After the officer has drafted their affidavit in support of their search warrant, the information will be presented to a judge for review. In order for the judge to issue a warrant, they must agree that all of the information provided by the affidavit supports the drafting officer’s claims. If the judge finds that probable cause requirements have been satisfied, then a warrant will likely be granted.

Executing a Search Warrant in New Jersey

Once a search warrant is issued, law enforcement officers are authorized to conduct a search of the requested location. There are several rules that apply to the execution of search warrants in New Jersey. Our experienced New Jersey criminal defense attorneys can help determine if any of the following rules were violated in your case:

Knock-and-Announce Rule

When executing a search warrant in New Jersey, law enforcement officers typically must announce their presence and purpose before entering the location at issue. This is referred to as the “knock and announce” rule. Still, there are some exceptions to this rule. For example, an officer may be able to procure a “no knock” warrant if their safety is at risk, if parties are likely to destroy pertinent evidence, or if they have obtained prior consent.

Time Frame

There is a certain time frame in which warrants must be executed. In New Jersey, searches must be performed within ten days from the date of a warrant’s issuance. However, in some cases, the judges who issue warrants can set forth different time frames. If the warrant is not executed before the applicable deadline, then it may be considered invalid.

Scope of the Search

Furthermore, when executing a search warrant, law enforcement officers have to limit their search to the areas and items specified in the applicable search warrant. They should not exceed the authorized scope of the search unless additional evidence or contraband is discovered in plain view during their search. Items that are located outside the scope of a search warrant will not be considered admissible evidence.

Use of Force

Finally, rules apply the use of force exhibited by officers when executing a search warrant. Officers may exercise reasonable force when performing a search. They are not permitted to unnecessarily damage property or abuse people. The use of force has to be avoided unless officers must utilize such force to protect themselves or prevent the destruction of important evidence.
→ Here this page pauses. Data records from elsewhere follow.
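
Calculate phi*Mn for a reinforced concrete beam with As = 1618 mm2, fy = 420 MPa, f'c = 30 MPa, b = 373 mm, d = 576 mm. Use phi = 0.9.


a = As * fy / (0.85 * f'c * b)
= 1618 * 420 / (0.85 * 30 * 373)
= 71.4461 mm
Mn = As * fy * (d - a/2) / 10^6
= 367.1506 kN-m
phi*Mn = 0.9 * 367.1506 = 330.44 kN-m

330.44


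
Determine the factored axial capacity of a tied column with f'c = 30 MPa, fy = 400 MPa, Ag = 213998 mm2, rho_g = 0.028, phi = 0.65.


Ast = rho * Ag = 0.028 * 213998 = 5991.944 mm2
phi*Pn = 0.65 * 0.80 * (0.85 * 30 * (213998 - 5991.944) + 400 * 5991.944) / 1000
= 4004.48 kN

4004.48


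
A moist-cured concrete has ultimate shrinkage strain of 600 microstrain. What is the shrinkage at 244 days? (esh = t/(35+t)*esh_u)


esh(244) = 244 / (35 + 244) * 600
= 244 / 279 * 600
= 524.7 microstrain

524.7


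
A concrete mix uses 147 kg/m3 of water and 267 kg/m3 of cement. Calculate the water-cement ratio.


w/c = water / cement
w/c = 147 / 267 = 0.551

0.551


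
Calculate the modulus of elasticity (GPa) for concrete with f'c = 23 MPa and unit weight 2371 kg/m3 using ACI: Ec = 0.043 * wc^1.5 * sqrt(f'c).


Ec = 0.043 * 2371^1.5 * sqrt(23) / 1000
= 23.81 GPa

23.81


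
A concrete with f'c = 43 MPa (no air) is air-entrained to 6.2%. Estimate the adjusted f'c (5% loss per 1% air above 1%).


Strength loss = (6.2 - 1) * 5 = 26.0%
f'c = 43 * (1 - 26.0/100)
= 31.82 MPa

31.82


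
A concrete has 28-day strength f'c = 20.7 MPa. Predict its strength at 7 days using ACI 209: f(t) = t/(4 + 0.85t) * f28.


f(7) = 7 / (4 + 0.85 * 7) * 20.7
= 7 / 9.95 * 20.7
= 14.56 MPa

14.56


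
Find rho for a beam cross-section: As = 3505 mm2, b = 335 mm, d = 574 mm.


rho = As / (b * d)
= 3505 / (335 * 574)
= 0.0182

0.0182


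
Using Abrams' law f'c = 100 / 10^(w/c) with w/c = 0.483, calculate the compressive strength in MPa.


f'c = 100 / 10^0.483
= 100 / 3.041
= 32.89 MPa

32.89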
Examples of When Officers Can Conduct Searches Without Warrants in New Jersey

While search warrants are often necessary for officers to search private property, there are certain situations where they are not required. In any case, the probable cause requirement must still be met for a search to take place. Examples of such so-called “exigent circumstances” include the following:

Consent Searches

A search warrant is not required if a property owner consents to a search. For example, if you permit an officer to look through your car during a traffic stop, then they may perform that search without a warrant. Still, consent must be given freely and voluntarily, without any coercion or duress imposed by an officer.

Emergency Situations

Also, search warrants are not necessary in emergency situations. If there is an immediate safety threat or a threat that relevant evidence will be destroyed, then law enforcement officers may conduct a search without acquiring a warrant. For example, an officer may search the trunk of a suspect’s car if they hear screams coming from inside.

Searching for Privileged or Protected Information with a Search Warrant in New Jersey

Search warrants usually cannot be used to search for privileged information, such as attorney-client communications. This rule serves to safeguard certain confidential and privileged information from that may be indiscriminately accessed by law enforcement during a search.
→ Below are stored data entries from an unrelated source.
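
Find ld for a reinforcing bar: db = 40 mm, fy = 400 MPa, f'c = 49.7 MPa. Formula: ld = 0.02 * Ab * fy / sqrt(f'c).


Ab = pi * 40^2 / 4 = 1256.637 mm2
ld = 0.02 * 1256.637 * 400 / sqrt(49.7)
= 1426.0 mm

1426.0


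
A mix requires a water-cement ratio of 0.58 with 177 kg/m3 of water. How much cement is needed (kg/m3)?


Cement = water / (w/c)
= 177 / 0.58
= 305.2 kg/m3

305.2


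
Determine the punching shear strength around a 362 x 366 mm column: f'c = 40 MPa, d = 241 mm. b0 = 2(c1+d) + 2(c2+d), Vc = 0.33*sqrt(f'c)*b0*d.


b0 = 2*(362 + 241) + 2*(366 + 241) = 2420 mm
Vc = 0.33 * sqrt(40) * 2420 * 241 / 1000
= 1217.24 kN

1217.24


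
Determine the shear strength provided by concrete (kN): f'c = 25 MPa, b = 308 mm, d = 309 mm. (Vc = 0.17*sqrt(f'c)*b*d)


Vc = 0.17 * sqrt(25) * 308 * 309 / 1000
= 80.9 kN

80.9


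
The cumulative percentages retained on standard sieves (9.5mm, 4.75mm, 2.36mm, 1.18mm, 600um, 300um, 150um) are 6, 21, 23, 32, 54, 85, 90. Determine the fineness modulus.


FM = sum(cumulative % retained) / 100
= 311 / 100
= 3.11

3.11


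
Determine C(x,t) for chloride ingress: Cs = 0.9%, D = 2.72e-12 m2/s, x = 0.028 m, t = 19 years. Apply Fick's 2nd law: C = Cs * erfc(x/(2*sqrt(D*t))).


t_seconds = 19 * 365.25 * 24 * 3600 = 599594400.0 s
arg = 0.028 / (2 * sqrt(2.72e-12 * 599594400.0))
= 0.3467
erfc(0.3467) = 0.6239
C = 0.9 * 0.6239 = 0.5616%

0.5616


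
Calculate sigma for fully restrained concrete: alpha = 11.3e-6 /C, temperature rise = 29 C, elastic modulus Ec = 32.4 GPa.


sigma = alpha * dT * Ec
= 11.3e-6 * 29 * 32.4 * 1000
= 10.617 MPa

10.617


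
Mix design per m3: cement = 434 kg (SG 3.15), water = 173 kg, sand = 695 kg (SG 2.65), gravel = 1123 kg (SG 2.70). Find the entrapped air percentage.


Vol cement = 434 / (3.15 * 1000) = 0.137778 m3
Vol water = 173 / 1000 = 0.173 m3
Vol sand = 695 / (2.65 * 1000) = 0.262264 m3
Vol gravel = 1123 / (2.70 * 1000) = 0.415926 m3
Total solid + water volume = 0.988968 m3
Air = (1 - 0.988968) * 100 = 1.1%

1.1


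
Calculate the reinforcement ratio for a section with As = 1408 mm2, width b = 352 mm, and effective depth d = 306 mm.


rho = As / (b * d)
= 1408 / (352 * 306)
= 0.0131

0.0131


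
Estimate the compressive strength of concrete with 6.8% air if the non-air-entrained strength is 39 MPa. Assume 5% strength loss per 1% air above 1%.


Strength loss = (6.8 - 1) * 5 = 29.0%
f'c = 39 * (1 - 29.0/100)
= 27.69 MPa

27.69


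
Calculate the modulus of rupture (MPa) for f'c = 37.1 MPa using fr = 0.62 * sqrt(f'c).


fr = 0.62 * sqrt(37.1)
= 3.776 MPa

3.776


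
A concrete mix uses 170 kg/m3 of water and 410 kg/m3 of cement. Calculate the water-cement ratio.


w/c = water / cement
w/c = 170 / 410 = 0.415

0.415


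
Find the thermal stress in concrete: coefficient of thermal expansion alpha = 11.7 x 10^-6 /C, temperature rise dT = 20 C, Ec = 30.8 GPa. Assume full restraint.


sigma = alpha * dT * Ec
= 11.7e-6 * 20 * 30.8 * 1000
= 7.207 MPa

7.207


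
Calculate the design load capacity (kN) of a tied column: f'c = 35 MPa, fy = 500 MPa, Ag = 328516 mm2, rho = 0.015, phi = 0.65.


Ast = rho * Ag = 0.015 * 328516 = 4927.74 mm2
phi*Pn = 0.65 * 0.80 * (0.85 * 35 * (328516 - 4927.74) + 500 * 4927.74) / 1000
= 6287.12 kN

6287.12


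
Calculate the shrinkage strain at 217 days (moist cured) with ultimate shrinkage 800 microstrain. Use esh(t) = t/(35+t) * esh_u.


esh(217) = 217 / (35 + 217) * 800
= 217 / 252 * 800
= 688.9 microstrain

688.9


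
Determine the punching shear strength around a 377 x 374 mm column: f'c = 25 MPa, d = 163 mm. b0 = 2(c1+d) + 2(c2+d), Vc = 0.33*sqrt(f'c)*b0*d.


b0 = 2*(377 + 163) + 2*(374 + 163) = 2154 mm
Vc = 0.33 * sqrt(25) * 2154 * 163 / 1000
= 579.32 kN

579.32


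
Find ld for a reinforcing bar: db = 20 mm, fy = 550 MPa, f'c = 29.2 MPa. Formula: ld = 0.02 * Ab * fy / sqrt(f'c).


Ab = pi * 20^2 / 4 = 314.159 mm2
ld = 0.02 * 314.159 * 550 / sqrt(29.2)
= 639.5 mm

639.5


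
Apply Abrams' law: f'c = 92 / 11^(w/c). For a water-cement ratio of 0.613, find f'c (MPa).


f'c = 92 / 11^0.613
= 92 / 4.349
= 21.16 MPa

21.16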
Under this rule, if privileged or protected information is found during a search, then officers may not review or seize the materials at issue unless specific exceptions apply. Such exceptions include situations where the information itself is evidence of a crime or where there is a separate basis to believe that the applicable information was used to facilitate criminal activity.

If your property is going to be searched, it may benefit you to clearly identify and mark any materials that are considered privileged or protected.